Incidentally, the effect of different pore and particle sizes of NPS on the compressive strength of the complexes was not confirmed in this study. When Alobiedy et al. added ZrO₂ with particle sizes of 65 μm or 20 nm to GIC and evaluated the compressive strength of GIC containing ZrO₂, the large ZrO₂ particle improved the compressive strength of GIC more than small ZrO₂ particle [30]. In this study, the compressive strength of GIC–NPS3-2 and GIC–NPS0.5-2 was considered almost equal because the difference in NPS’s particle size is small.

One of the factors affecting the mechanical properties is the dispersion of filler particles in matrix. It is reported that the smaller filler particles disperse well in matrix [31,32,33]. However, the strength of composites appears to be more efficiently enhanced when filler particles arrange in complex structured aggregates than when they are perfectly dispersed [34]. The mechanisms of reinforcement for adding the filler still leave unknown parts, such as the interaction between the filler and the polymer [35]. This is an area that needs to be clarified in order to accurately control the physical properties of composites in the future.

5. Conclusions

In this study, we prepared GIC-containing NPS using NPS with three different pore and particle sizes (3.0 μm and 4.0 nm, 3.0 μm and 2.0 nm, 0.5 μm and 2.0 nm, pore and particle size, respectively), and investigated the effects of particle and pore size on the complexes’ cationic ion capture and release abilities and mechanical properties.
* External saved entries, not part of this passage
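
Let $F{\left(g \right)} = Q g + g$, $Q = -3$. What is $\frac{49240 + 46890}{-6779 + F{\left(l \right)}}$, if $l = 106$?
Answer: $- \frac{96130}{6991} \approx -13.751$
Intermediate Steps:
$F{\left(g \right)} = - 2 g$ ($F{\left(g \right)} = - 3 g + g = - 2 g$)
$\frac{49240 + 46890}{-6779 + F{\left(l \right)}} = \frac{49240 + 46890}{-6779 - 212} = \frac{96130}{-6779 - 212} = \frac{96130}{-6991} = 96130 \left(- \frac{1}{6991}\right) = - \frac{96130}{6991}$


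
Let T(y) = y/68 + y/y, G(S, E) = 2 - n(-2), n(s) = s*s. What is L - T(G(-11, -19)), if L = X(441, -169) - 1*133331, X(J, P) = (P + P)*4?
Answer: -4579255/34 ≈ -1.3468e+5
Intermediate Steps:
n(s) = s²
X(J, P) = 8*P (X(J, P) = (2*P)*4 = 8*P)
G(S, E) = -2 (G(S, E) = 2 - 1*(-2)² = 2 - 1*4 = 2 - 4 = -2)
T(y) = 1 + y/68 (T(y) = y*(1/68) + 1 = y/68 + 1 = 1 + y/68)
L = -134683 (L = 8*(-169) - 1*133331 = -1352 - 133331 = -134683)
L - T(G(-11, -19)) = -134683 - (1 + (1/68)*(-2)) = -134683 - (1 - 1/34) = -134683 - 1*33/34 = -134683 - 33/34 = -4579255/34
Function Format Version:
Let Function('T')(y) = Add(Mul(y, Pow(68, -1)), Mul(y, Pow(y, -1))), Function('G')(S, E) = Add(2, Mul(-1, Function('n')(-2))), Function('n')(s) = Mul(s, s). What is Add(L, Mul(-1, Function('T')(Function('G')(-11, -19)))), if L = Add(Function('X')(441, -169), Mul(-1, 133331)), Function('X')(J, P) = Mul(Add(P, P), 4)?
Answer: Rational(-4579255, 34) ≈ -1.3468e+5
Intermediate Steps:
Function('n')(s) = Pow(s, 2)
Function('X')(J, P) = Mul(8, P) (Function('X')(J, P) = Mul(Mul(2, P), 4) = Mul(8, P))
Function('G')(S, E) = -2 (Function('G')(S, E) = Add(2, Mul(-1, Pow(-2, 2))) = Add(2, Mul(-1, 4)) = Add(2, -4) = -2)
Function('T')(y) = Add(1, Mul(Rational(1, 68), y)) (Function('T')(y) = Add(Mul(y, Rational(1, 68)), 1) = Add(Mul(Rational(1, 68), y), 1) = Add(1, Mul(Rational(1, 68), y)))
L = -134683 (L = Add(Mul(8, -169), Mul(-1, 133331)) = Add(-1352, -133331) = -134683)
Add(L, Mul(-1, Function('T')(Function('G')(-11, -19)))) = Add(-134683, Mul(-1, Add(1, Mul(Rational(1, 68), -2)))) = Add(-134683, Mul(-1, Add(1, Rational(-1, 34)))) = Add(-134683, Mul(-1, Rational(33, 34))) = Add(-134683, Rational(-33, 34)) = Rational(-4579255, 34)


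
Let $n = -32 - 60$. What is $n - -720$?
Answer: $628$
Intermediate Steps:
$n = -92$
$n - -720 = -92 - -720 = -92 + 720 = 628$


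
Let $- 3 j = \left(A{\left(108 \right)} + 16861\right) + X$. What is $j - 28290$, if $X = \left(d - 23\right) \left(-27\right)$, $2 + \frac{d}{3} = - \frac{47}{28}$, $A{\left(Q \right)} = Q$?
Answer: $- \frac{2877223}{84} \approx -34253.0$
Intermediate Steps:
$d = - \frac{309}{28}$ ($d = -6 + 3 \left(- \frac{47}{28}\right) = -6 - \frac{141}{28} = - \frac{309}{28} \approx -11.036$)
$X = \frac{25731}{28}$ ($X = \left(- \frac{309}{28} - 23\right) \left(-27\right) = \left(- \frac{953}{28}\right) \left(-27\right) = \frac{25731}{28} \approx 918.96$)
$j = - \frac{500863}{84}$ ($j = - \frac{\left(108 + 16861\right) + \frac{25731}{28}}{3} = - \frac{16969 + \frac{25731}{28}}{3} = \left(- \frac{1}{3}\right) \frac{500863}{28} = - \frac{500863}{84} \approx -5962.7$)
$j - 28290 = - \frac{500863}{84} - 28290 = - \frac{2877223}{84}$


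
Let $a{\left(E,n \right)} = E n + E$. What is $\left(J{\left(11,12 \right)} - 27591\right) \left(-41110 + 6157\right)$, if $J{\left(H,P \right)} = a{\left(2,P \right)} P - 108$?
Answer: $957257811$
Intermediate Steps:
$a{\left(E,n \right)} = E + E n$
$J{\left(H,P \right)} = -108 + P \left(2 + 2 P\right)$ ($J{\left(H,P \right)} = 2 \left(1 + P\right) P - 108 = \left(2 + 2 P\right) P - 108 = P \left(2 + 2 P\right) - 108 = -108 + P \left(2 + 2 P\right)$)
$\left(J{\left(11,12 \right)} - 27591\right) \left(-41110 + 6157\right) = \left(\left(-108 + 2 \cdot 12 \left(1 + 12\right)\right) - 27591\right) \left(-41110 + 6157\right) = \left(\left(-108 + 2 \cdot 12 \cdot 13\right) - 27591\right) \left(-34953\right) = \left(\left(-108 + 312\right) - 27591\right) \left(-34953\right) = \left(204 - 27591\right) \left(-34953\right) = \left(-27387\right) \left(-34953\right) = 957257811$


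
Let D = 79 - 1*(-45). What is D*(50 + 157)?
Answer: 25668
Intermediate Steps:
D = 124 (D = 79 + 45 = 124)
D*(50 + 157) = 124*(50 + 157) = 124*207 = 25668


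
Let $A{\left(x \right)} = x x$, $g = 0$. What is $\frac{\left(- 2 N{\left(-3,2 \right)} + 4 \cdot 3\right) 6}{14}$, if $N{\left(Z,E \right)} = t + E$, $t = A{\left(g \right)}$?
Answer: $\frac{24}{7} \approx 3.4286$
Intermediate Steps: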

All the GIC–NPS complexes released cationic ions for 28 d, and GIC–NPS3-2 and GIC–NPS0.5-2 released more cationic ions than GIC–NPS3-4. Interestingly, the amount of cationic ion released from GIC–NPS3-2 and GIC–NPS0.5-2 were almost identical despite their different particle sizes. Based on GIC’s mechanical properties, the compressive strength of GIC containing NPS at the concentration of 5 wt% was slightly greater than that of the GIC control, although the strength was basically independent of the particle and pore size of NPS. These results suggest that GIC–NPS’s degree of cationic drug capture and release can be controlled by optimizing the pore size of NPS within the piece without sacrificing its mechanical strength when the NPS content is 5 wt%.